Dogo dogfood ban lifted

Latvia's State Food and Veterinary Service (PVD) said October 2 it had lifted restrictions on 'Dogo' brand dogfood, claiming that a foul-up in a Danish laboratory was responsible for earlier results suggesting it was potentially unsafe.

"The Food and Veterinary Service has abolished all the restrictions imposed on 'Dogo' and the cat food 'Nauňau' and the distribution of raw materials of the company "Tukuma Straume", as the result of analysis obtained from an Austrian Laboratory (Osterreichische Agentur fur Gesundheit und Ernarungsicherheit GmbH) that urea has not been detected in the tested feed samples," the PVD said.
 
As previously reported by LSM, Tukuma Straume is the manufacturer of Dogo and Nauňau. For well over a year, the company has been at the center of a controversy with some veterinarians claiming a causal link between Dogo dogfood and increased incidence of an abnormally enlarged esophagus in dogs, sometimes with fatal results.
 
The company has denied the link, but in August was back in the headlines when tests showed unacceptably high levels of urea in certain batches of Dogo. As a result, restrictions were placed on sales of certain flavors.
 
However, in its October 2 release, the PVD says the tests that found the problem were flawed.
 

"In the Austrian laboratory, testing was carried out using two methods. In one case, the urea content was determined by measuring the optical density at 420 nm wavelengths, while in the second case, as required by European Commission legislation, this was determined by measuring the optical density at 435 nm," the PVD said.
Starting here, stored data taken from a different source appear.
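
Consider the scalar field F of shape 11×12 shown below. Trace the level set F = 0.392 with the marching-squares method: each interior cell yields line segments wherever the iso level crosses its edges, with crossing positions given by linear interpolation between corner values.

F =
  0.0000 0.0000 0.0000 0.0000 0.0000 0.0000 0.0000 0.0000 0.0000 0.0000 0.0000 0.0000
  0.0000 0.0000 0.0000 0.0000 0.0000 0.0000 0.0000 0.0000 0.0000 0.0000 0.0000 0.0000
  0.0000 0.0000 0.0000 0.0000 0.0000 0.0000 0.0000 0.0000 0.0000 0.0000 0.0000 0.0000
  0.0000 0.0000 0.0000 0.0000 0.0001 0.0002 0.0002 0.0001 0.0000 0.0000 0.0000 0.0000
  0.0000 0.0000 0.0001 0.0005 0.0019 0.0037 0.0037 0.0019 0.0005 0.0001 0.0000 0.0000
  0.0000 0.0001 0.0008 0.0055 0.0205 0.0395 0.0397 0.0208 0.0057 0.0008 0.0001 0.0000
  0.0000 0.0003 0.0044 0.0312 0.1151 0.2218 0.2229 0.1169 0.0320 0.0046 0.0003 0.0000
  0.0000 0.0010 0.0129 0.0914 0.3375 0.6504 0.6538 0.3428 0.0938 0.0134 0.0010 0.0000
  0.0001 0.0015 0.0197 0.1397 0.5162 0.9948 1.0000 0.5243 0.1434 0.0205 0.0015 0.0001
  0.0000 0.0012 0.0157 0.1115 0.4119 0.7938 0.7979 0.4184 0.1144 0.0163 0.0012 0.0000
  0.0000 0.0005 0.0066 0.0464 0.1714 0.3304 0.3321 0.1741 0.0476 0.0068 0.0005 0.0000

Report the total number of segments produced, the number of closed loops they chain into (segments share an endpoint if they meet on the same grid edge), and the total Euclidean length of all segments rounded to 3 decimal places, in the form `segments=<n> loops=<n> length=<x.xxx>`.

segments=14 loops=1 length=11.144

cell (6,4): code 0100 → (6.397,5.000)–(7.000,4.174)
cell (6,5): code 1100 → (6.392,6.000)–(6.397,5.000)
cell (6,6): code 1000 → (7.000,6.842)–(6.392,6.000)
cell (7,3): code 0100 → (7.305,4.000)–(8.000,3.670)
cell (7,4): code 1110 → (7.000,4.174)–(7.305,4.000)
cell (7,6): code 1101 → (7.271,7.000)–(7.000,6.842)
cell (7,7): code 1000 → (8.000,7.347)–(7.271,7.000)
cell (8,3): code 0110 → (8.000,3.670)–(9.000,3.934)
cell (8,7): code 1001 → (9.000,7.087)–(8.000,7.347)
cell (9,3): code 0010 → (9.000,3.934)–(9.083,4.000)
cell (9,4): code 0011 → (9.083,4.000)–(9.867,5.000)
cell (9,5): code 0011 → (9.867,5.000)–(9.871,6.000)
cell (9,6): code 0011 → (9.871,6.000)–(9.108,7.000)
cell (9,7): code 0001 → (9.108,7.000)–(9.000,7.087)
total: 14 segments, chained into 1 closed loop(s), length Σ = 11.143620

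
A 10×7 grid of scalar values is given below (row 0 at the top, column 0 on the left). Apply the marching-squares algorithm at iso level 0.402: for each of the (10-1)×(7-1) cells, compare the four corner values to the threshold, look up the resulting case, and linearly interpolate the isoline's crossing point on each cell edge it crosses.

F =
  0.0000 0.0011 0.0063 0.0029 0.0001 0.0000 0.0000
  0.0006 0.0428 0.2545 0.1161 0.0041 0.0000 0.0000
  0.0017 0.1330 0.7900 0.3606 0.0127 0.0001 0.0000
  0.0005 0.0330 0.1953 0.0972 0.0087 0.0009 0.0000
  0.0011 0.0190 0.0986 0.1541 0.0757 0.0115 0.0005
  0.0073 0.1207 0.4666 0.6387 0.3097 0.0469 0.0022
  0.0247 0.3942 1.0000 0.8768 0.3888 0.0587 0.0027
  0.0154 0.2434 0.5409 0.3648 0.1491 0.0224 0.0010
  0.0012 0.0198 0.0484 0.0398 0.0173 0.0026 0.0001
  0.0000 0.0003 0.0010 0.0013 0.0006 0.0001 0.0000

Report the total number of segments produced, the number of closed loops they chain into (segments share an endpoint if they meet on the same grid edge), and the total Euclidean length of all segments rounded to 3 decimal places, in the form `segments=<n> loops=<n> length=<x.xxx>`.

segments=14 loops=2 length=12.652

cell (1,1): code 0100 → (1.275,2.000)–(2.000,1.409)
cell (1,2): code 1000 → (2.000,2.904)–(1.275,2.000)
cell (2,1): code 0010 → (2.000,1.409)–(2.652,2.000)
cell (2,2): code 0001 → (2.652,2.000)–(2.000,2.904)
cell (4,1): code 0100 → (4.824,2.000)–(5.000,1.813)
cell (4,2): code 1100 → (4.512,3.000)–(4.824,2.000)
cell (4,3): code 1000 → (5.000,3.719)–(4.512,3.000)
cell (5,1): code 0110 → (5.000,1.813)–(6.000,1.013)
cell (5,3): code 1001 → (6.000,3.973)–(5.000,3.719)
cell (6,1): code 0110 → (6.000,1.013)–(7.000,1.533)
cell (6,2): code 1011 → (7.000,2.789)–(6.927,3.000)
cell (6,3): code 0001 → (6.927,3.000)–(6.000,3.973)
cell (7,1): code 0010 → (7.000,1.533)–(7.282,2.000)
cell (7,2): code 0001 → (7.282,2.000)–(7.000,2.789)
total: 14 segments, chained into 2 closed loop(s), length Σ = 12.651516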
"The results of the analytical results obtained from the Austrian laboratory indicate that the presence of urea in samples was not detected by examining feed samples by the prescribed method, i.e., measuring the optical density at 435 nm." 
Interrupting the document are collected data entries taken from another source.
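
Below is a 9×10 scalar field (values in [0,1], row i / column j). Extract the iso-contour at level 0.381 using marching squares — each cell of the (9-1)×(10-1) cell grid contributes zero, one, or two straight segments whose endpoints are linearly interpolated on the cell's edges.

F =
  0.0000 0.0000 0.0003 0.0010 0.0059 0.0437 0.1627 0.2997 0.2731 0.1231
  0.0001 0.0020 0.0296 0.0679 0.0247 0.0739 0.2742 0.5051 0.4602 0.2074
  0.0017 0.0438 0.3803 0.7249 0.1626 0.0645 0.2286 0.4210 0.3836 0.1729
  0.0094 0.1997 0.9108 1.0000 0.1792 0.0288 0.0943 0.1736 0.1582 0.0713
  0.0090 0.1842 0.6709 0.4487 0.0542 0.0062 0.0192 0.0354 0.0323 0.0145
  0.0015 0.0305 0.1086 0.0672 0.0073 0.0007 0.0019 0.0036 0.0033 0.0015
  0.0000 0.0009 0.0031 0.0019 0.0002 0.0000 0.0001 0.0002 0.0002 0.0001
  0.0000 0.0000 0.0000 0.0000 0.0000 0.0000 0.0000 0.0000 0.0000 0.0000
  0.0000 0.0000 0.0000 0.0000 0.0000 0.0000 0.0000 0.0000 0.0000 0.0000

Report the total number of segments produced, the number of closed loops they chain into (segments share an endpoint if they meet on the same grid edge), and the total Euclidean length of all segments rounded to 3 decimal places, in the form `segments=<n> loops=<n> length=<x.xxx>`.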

The PVD did not say whether urea had been discovered at 420 nm wavelengths in the Austrian tests but said samples tested earlier by a Danish laboratory (Fødevarestyrelsens Laboratorie Aarhus) which detected urea had obtained results with "mistakes in the testing method."

"The Danish laboratory has unofficially confirmed that, in examining the samples of feed produced by the company Tukuma Straume, it has made a mistake in its chosen testing method," the PVD said, adding that the Danish laboratory had apologized.